Lisa: Why this is happening, I have no idea. But it is what it is, you know?
Homer: What?! I bet the car on me using my legs? Oh no! Marge is gonna-
Marge: You did what?! Homer of all the dummy things you’ve ever done. This is the absolute, most, dummy- Well, probably not actually but it’s really, very, very dumb.
Task: Collect Wigs
Task: Make Marge Get Dolled Up for the Race
Time: 1h
Location: Curl Up and Dye or Brown House
Task: Make Homer Give Marge a Footrub
Time: 1h
Location: Curl Up and Dye or Brown House
Mysterious Waylon: Marge, girl, you get over here, queen! And where’s that blob-in-a-dress husband of yours? I’m looking forward to leaving her makeup imprinted in the dirt.

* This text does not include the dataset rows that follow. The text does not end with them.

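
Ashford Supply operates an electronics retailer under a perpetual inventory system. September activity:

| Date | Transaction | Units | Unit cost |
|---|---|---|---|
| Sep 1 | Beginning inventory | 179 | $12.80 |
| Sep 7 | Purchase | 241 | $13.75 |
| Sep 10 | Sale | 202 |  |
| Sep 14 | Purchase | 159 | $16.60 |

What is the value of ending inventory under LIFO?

Ending inventory = $5,466.85

Sep 10, 202 sold [LIFO — newest first]: 202 @ $13.75 = $2,777.50
Ending inventory: 179 @ $12.80 + 39 @ $13.75 + 159 @ $16.60 = $5,466.85
Check: goods available $8,244.35 = COGS $2,777.50 + ending $5,466.85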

Glamazon Marge: Well that’s the thing, uh, Homer didn't understand that this was a race which would require him to actually use his own body because that would be impossible.

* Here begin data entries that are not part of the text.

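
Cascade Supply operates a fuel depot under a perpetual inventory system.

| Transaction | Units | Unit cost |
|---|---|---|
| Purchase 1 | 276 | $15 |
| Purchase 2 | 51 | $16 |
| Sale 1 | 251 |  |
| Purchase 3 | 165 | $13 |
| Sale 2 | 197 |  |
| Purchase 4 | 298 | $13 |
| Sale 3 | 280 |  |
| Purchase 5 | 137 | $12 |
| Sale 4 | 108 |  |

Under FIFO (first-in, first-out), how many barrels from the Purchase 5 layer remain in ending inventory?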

Glamazon Marge: He thought a pink slip was the title to his car like in the old racing movies. And so I wanted to ask you if there’s any way you would consider not taking our car if you win?
Mysterious Waylon: Honey, I didn’t hear a word you said. The race is starting, girl!
Kent Brockman: And they’re off, tucked, and out the gate. These dazzling ladies have inspired me to say, for the first time, a resounding, Yaaaaaaaaaaaaas Queen!
Quest reward: $100 and 10 XP
Head Over Heels Pt. 5
Auto starts
Kent Brockman: A blur of sequins and boas, these dames are both agile and fast. But not all, Marge Simpson seems to be floundering, pulling up the rear.
Kent Brockman: Barbara Streisman is pulling out to take the lead. Oh! Sideshow Melanie has blown a heel and tossed a wig.
Kent Brockman: But what’s this?! The Mysterious Waylon is pulling out to take the lead. The Mysterious Waylon has won the race!
Glamazon Marge: *out of breath* Aw, I tried Homie but these girls are way better at navigating heels than I am.
Homer: Honey, it’s okay. We don’t need a car that much.
Glamazon Marge: The silver lining may be a lot more walking in our future and that’s good exercise!
Homer: Now I want the car.
Mysterious Waylon: Of course you do! Perhaps you might check yourself before you wreck yourself next time!
Homer: Okay.
Mysterious Waylon: However, because I do like my Marge, I am willing to consider letting you off the hook. IF you would do some work in the club.
Mysterious Waylon: And of course, since this would be in the club you would need to be in full drag, makeup, wig, six-inch pumps.
Homer: Okay. How hard can it be to walk in six-inch heels anyway?
Task: Collect Wigs
Task: Make Homer Get His Heels
Time: 4h
Location: Simpsons House or Brown House
Quest reward: $100 and 10 XP
If the Shoe Fits
Auto starts
Mysterious Waylon: Look at you! Sashay, sashay! Now what do you say?
Pride Homer: Balançoire, balançoire!
Mysterious Waylon: Good Homer, that’s an improvement on the French.
Pride Homer: You know you’ve really made me see something I’ve never seen before.
Mysterious Waylon: And what’s that?
Pride Homer: That I’m somebody too.
Mysterious Waylon: Ha ha, almost. And here’s an almost compliment. There’s a slight chance that you could even look good in a year or so.
Pride Homer: Thank you Mysterious whoever you are, you have made me better than I would have ever expected.
Mysterious Waylon: That’s the spirit! I’m going to share one of my free donuts with you Homer...
Mysterious Waylon: Walk over here now as that most fierce queen you have finally learned to be and get it girl!
Pride Homer: Woo hoo!
Task: Make Homer "Get It"
Time: 4h
Location: Draggle Rock or Brown House
Mysterious Waylon: You’ve really come far on this journey and I’m proud of you Homer.
Pride Homer: I’m fabulous. *belch* I must have these heels!
Mysterious Waylon: As long as you think of me when you wear them, they’re yours.
Pride Homer: Girl, who else would I think of? *belch* Too much rainbow beer I guess.